UTA researchers to examine cognition, mortality, economic outcomes from high school and beyond

Published on November 14, 2012 at 6:29 AM · No Comments

University of Texas at Austin sociologist Chandra Muller and economist Sandra Black have received a $3.2 million grant from the Alfred P. Sloan Foundation to study the effects of cognition on health, mortality, education and employment from high school and beyond.

The three-year grant will support a study, led by Muller, that follows 14,825 respondents (born in 1964-65) of the nationally representative "High School and Beyond" survey. Designed and funded by the U.S. Department of Education, the multiphase survey examines educational, vocational and personal development of young people beginning with their elementary or high school years, and following them over time as they begin to enter the workforce.

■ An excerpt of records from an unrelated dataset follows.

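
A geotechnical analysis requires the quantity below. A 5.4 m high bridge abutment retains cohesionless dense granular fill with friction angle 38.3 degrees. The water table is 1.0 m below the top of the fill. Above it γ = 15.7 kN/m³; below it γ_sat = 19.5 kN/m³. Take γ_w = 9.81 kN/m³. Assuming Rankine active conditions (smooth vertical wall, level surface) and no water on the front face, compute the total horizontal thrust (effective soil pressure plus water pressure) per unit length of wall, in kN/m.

135 kN/m

K_a = tan²(45° − φ/2) = 0.2347.
γ' = 19.5 − 9.81 = 9.690 kN/m³. Depth below WT = 4.4 m.
σ'_h at WT = K_a γ d_w = 3.685 kPa; at base = 3.685 + K_a γ' × 4.4 = 13.69 kPa.
P₁ (0–1.0 m) = ½×3.685×1.0 = 1.843. P₂ (1.0–5.4 m) = ½(3.685+13.69)×4.4 = 38.23.
P_w = ½ γ_w h₂² = 0.5×9.81×4.4² = 94.96. Total = 1.843+38.23+94.96 = 135.0 kN/m.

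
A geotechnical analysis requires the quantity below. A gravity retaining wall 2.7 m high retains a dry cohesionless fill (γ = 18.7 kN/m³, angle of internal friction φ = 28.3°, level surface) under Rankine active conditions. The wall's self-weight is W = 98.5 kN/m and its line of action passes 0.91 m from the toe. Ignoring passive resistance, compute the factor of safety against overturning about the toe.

4.10

K_a = tan²(45° − 28.3°/2) = 0.3568.
P_a = ½K_aγH² = 0.5×0.3568×18.7×2.7² = 24.32 kN/m, acting at H/3 = 0.9000 m above the base.
Overturning moment M_o = P_a × H/3 = 24.32 × 0.9000 = 21.89.
Resisting moment M_r = W × 0.91 = 98.5 × 0.91 = 89.64.
FS_overturning = M_r/M_o = 89.64/21.89 = 4.095.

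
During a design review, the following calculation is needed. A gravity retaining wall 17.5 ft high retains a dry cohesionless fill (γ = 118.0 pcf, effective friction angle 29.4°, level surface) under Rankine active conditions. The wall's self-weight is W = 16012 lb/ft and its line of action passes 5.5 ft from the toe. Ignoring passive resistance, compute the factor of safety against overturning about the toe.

K_a = tan²(45° − 29.4°/2) = 0.3415.
P_a = ½K_aγH² = 0.5×0.3415×118.0×17.5² = 6170 lb/ft, acting at H/3 = 5.833 ft above the base.
Overturning moment M_o = P_a × H/3 = 6170 × 5.833 = 35990.
Resisting moment M_r = W × 5.5 = 16012 × 5.5 = 88070.
FS_overturning = M_r/M_o = 88070/35990 = 2.447.

2.45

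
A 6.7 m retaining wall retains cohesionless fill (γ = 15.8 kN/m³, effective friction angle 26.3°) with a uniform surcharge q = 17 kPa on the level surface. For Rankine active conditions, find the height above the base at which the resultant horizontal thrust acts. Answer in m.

2.50 m

K_a = 0.3859.
Triangular part P₁ = ½K_aγH² = 136.9 at H/3 = 2.233 m; rectangular part P₂ = K_a q H = 43.96 at H/2 = 3.350 m.
ȳ = (P₁·2.233 + P₂·3.350)/(P₁+P₂) = 2.505 m.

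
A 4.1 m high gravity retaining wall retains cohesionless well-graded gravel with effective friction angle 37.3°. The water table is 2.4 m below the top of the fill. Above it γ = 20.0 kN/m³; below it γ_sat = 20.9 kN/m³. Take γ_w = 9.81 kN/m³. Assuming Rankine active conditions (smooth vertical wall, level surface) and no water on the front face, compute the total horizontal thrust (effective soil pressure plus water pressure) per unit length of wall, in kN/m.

52.3 kN/m

K_a = tan²(45° − φ/2) = 0.2453.
γ' = 20.9 − 9.81 = 11.09 kN/m³. Depth below WT = 1.7 m.
σ'_h at WT = K_a γ d_w = 11.78 kPa; at base = 11.78 + K_a γ' × 1.7 = 16.40 kPa.
P₁ (0–2.4 m) = ½×11.78×2.4 = 14.13. P₂ (2.4–4.1 m) = ½(11.78+16.40)×1.7 = 23.95.
P_w = ½ γ_w h₂² = 0.5×9.81×1.7² = 14.18. Total = 14.13+23.95+14.18 = 52.26 kN/m.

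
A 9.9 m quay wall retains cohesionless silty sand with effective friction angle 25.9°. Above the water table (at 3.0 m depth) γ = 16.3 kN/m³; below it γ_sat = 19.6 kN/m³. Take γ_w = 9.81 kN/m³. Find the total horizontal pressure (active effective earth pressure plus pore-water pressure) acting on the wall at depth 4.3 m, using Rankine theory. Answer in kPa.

K_a = (1 − sin φ)/(1 + sin φ) = 0.3920.
γ' = 19.6 − 9.81 = 9.790 kN/m³.
Effective vertical stress at 4.3 m: σ'_v = 16.3×3.0 + 9.790×1.30 = 61.63 kPa.
σ'_h = K_a σ'_v = 0.3920 × 61.63 = 24.16 kPa; u = γ_w × 1.30 = 12.75 kPa.
Total σ_h = 24.16 + 12.75 = 36.91 kPa.

36.9 kPa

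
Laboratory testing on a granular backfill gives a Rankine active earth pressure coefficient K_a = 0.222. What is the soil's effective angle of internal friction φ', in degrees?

K_a = tan²(45° − φ/2) ⇒ 45° − φ/2 = arctan(√0.222) = 25.23°.
φ = 2(45° − 25.23°) = 39.54°.

39.5°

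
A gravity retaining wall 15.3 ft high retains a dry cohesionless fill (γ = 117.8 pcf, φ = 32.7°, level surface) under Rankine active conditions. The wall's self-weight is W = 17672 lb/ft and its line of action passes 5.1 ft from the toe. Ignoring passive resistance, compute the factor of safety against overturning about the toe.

4.29

K_a = tan²(45° − 32.7°/2) = 0.2985.
P_a = ½K_aγH² = 0.5×0.2985×117.8×15.3² = 4116 lb/ft, acting at H/3 = 5.100 ft above the base.
Overturning moment M_o = P_a × H/3 = 4116 × 5.100 = 20990.
Resisting moment M_r = W × 5.1 = 17672 × 5.1 = 90130.
FS_overturning = M_r/M_o = 90130/20990 = 4.294.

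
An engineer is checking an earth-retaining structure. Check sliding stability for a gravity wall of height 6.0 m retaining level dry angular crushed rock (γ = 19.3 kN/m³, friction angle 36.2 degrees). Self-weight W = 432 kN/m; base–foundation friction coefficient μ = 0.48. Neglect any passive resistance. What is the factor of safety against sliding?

2.32

K_a = tan²(45° − 36.2°/2) = 0.2574.
P_a = ½K_aγH² = 0.5×0.2574×19.3×6.0² = 89.41 kN/m, acting at H/3 = 2.000 m above the base.
FS_sliding = μW / P_a = 0.48×432 / 89.41 = 2.319.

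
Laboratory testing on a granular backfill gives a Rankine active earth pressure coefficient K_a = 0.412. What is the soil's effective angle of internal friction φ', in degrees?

K_a = tan²(45° − φ/2) ⇒ 45° − φ/2 = arctan(√0.412) = 32.70°.
φ = 2(45° − 32.70°) = 24.61°.

24.6°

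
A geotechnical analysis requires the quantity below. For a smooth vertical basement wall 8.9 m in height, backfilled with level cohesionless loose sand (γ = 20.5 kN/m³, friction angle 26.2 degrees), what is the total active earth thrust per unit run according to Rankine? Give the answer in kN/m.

K_a = tan²(45° − φ/2) = 0.3874.
P_a = ½ K_a γ H² = 0.5 × 0.3874 × 20.5 × 8.9² = 314.6 kN/m.

315 kN/m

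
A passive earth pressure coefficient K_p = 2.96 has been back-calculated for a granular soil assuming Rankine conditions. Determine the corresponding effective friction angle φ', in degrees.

29.7°

K_p = (1+sin φ)/(1−sin φ) ⇒ sin φ = (K_p − 1)/(K_p + 1) = 0.4949.
φ = arcsin(0.4949) = 29.67°.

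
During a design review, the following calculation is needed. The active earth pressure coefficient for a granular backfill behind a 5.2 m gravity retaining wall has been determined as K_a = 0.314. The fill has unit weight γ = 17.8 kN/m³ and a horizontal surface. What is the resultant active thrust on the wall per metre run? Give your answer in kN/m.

75.6 kN/m

P = ½ K_a γ H² = 0.5 × 0.314 × 17.8 × 5.2² = 75.57 kN/m.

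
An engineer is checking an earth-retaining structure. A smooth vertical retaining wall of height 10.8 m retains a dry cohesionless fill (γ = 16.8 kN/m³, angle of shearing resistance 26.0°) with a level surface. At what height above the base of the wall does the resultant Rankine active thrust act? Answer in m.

3.60 m

K_a = 0.3905.
The pressure distribution is triangular, so the resultant acts at H/3 above the base = 10.8/3 = 3.600 m.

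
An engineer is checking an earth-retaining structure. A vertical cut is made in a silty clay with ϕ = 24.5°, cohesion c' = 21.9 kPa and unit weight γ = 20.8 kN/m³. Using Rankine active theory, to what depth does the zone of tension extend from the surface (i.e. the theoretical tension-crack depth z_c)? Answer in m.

3.27 m

K_a = tan²(45° − 24.5°/2) = 0.4137; √K_a = 0.6432.
The active pressure is zero where K_a γ z = 2c√K_a, so z_c = 2c/(γ√K_a) = 2×21.9/(20.8×0.6432) = 3.274 m.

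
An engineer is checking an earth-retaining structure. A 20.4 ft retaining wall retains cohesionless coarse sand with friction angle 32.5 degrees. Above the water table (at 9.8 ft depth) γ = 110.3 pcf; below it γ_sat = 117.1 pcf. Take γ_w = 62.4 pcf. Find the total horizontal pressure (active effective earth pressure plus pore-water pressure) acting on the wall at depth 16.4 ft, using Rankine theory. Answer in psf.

846 psf

K_a = (1 − sin φ)/(1 + sin φ) = 0.3010.
γ' = 117.1 − 62.4 = 54.70 pcf.
Effective vertical stress at 16.4 ft: σ'_v = 110.3×9.8 + 54.70×6.60 = 1442 psf.
σ'_h = K_a σ'_v = 0.3010 × 1442 = 434.0 psf; u = γ_w × 6.60 = 411.8 psf.
Total σ_h = 434.0 + 411.8 = 845.8 psf.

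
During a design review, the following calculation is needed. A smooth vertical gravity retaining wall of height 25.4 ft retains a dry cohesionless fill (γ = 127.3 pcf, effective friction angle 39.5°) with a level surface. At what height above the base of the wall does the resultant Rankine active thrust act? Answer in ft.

K_a = 0.2224.
The pressure distribution is triangular, so the resultant acts at H/3 above the base = 25.4/3 = 8.467 ft.

8.47 ft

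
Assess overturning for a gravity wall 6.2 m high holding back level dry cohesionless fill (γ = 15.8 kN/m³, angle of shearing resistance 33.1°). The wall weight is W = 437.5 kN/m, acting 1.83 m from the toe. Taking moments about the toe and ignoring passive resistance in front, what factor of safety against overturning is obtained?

4.35

K_a = tan²(45° − 33.1°/2) = 0.2936.
P_a = ½K_aγH² = 0.5×0.2936×15.8×6.2² = 89.15 kN/m, acting at H/3 = 2.067 m above the base.
Overturning moment M_o = P_a × H/3 = 89.15 × 2.067 = 184.2.
Resisting moment M_r = W × 1.83 = 437.5 × 1.83 = 800.6.
FS_overturning = M_r/M_o = 800.6/184.2 = 4.345.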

The findings will provide important insights into three key areas of American public policy - health care, economics and education reform.

After the third phase of the study, Muller aims to provide concrete answers for various national concerns, such as the long-term costs of mental illness, the effects of recession and employment on health and mortality, and the benefits of higher education for minority populations.

"The overall goal of our research is to reduce costs to society later on," said Muller, a professor in the Department of Sociology and the Population Research Center. "We know that learning shapes the life course, but we don't know how or why. This study is going to be able to answer a lot of those questions."

This is the first longitudinal study of its kind that spans the life course among a large sample of respondents across racial and socioeconomic backgrounds. The study will be unique in following the lives of a generation that has experienced pivotal events in American history, such as school desegregation, affirmative action, several recessions and dramatic changes in technology.

As part of the first phase of the study, the researchers will conduct phone surveys to examine the respondents' cognitive skills, such as literacy and numeracy, and noncognitive skills including perseverance, drive and ambition.

In collaboration with a team of researchers across disciplines, Muller and Black will analyze data on labor force participation and experiences, health status, family roles, plans and expectations for future work and retirement.

"As people begin to age, they do lose cognitive function, but we know almost nothing about when they decline or the role of noncognitive skills, their jobs and family relationships, and other factors that might keep their minds young," Muller says. "That opens up some questions about where we should put our public dollars. To some extent, we can answer what's important and what's not."